In quella che possiamo tranquillamente considerare come la prima co-produzione tra Italia e Senegal, l’attore veste infatti i panni autobiografici di un immigrato di colore con diploma di sarto che, approdato nella capitale dello stivale in cerca di fortuna nel campo della moda per tornare a casa ricco dalla promessa sposa Fatou, con il volto di Carmen De Santos, finisce per innamorarsi della giovane Laura, interpretata dalla Susy Laude di "Ho voglia di te".
E l’incontro tra la cattolica cultura bianca ed un popolo sempre devoto ad Allah viene portato sullo schermo dalla regista con un tono da moderna favola tricolore per fortuna mai eccessivamente serioso, forte anche di uno stuolo di divertenti personaggi di contorno come l’esilarante avvocato interpretato dal Cesare Apolito di "Come te nessuno mai" o il pregiudicato con le fattezze del bravo e sottovalutato Edoardo Leo di "Dentro la città", che si cimenta in un memorabile monologo riguardante l’assenza dei Matia Bazar nel mercato della pirateria musicale.
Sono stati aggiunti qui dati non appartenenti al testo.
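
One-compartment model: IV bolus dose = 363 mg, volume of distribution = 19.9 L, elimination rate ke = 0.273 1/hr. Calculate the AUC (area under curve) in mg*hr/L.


C0 = Dose/Vd = 363/19.9 = 18.2412 mg/L
AUC = C0/ke = 18.2412/0.273
AUC = 66.82 mg*hr/L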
Mentre le musiche del co-produttore Youssou N’Dour, comprensive anche di una personale rilettura del "Barcarolo romano", fanno da commento al tutto e si scorge anche qualche piccola ed inevitabile influenza cinefila (impossibile non pensare a "Indovina chi viene a cena" dinanzi alla sequenza in cui il protagonista si trova a tavola con la famiglia di Laura), l’unico pericolo è quello di tendere a scadere a volte nello stereotipo, soprattutto nel momento in cui l’ottimo Rolando Ravello fa la sua apparizione nella divisa di un poliziotto proto-fascista.
Quindi, non ci si annoia affatto e si riflette, ma è con ogni probabilità ancora lunga la strada per poter verificare quanto la tolleranza sia veramente più importante dell’orgoglio.
La frase: "Questo è il paradiso dei bianchi, noi invece abbiamo solo problemi".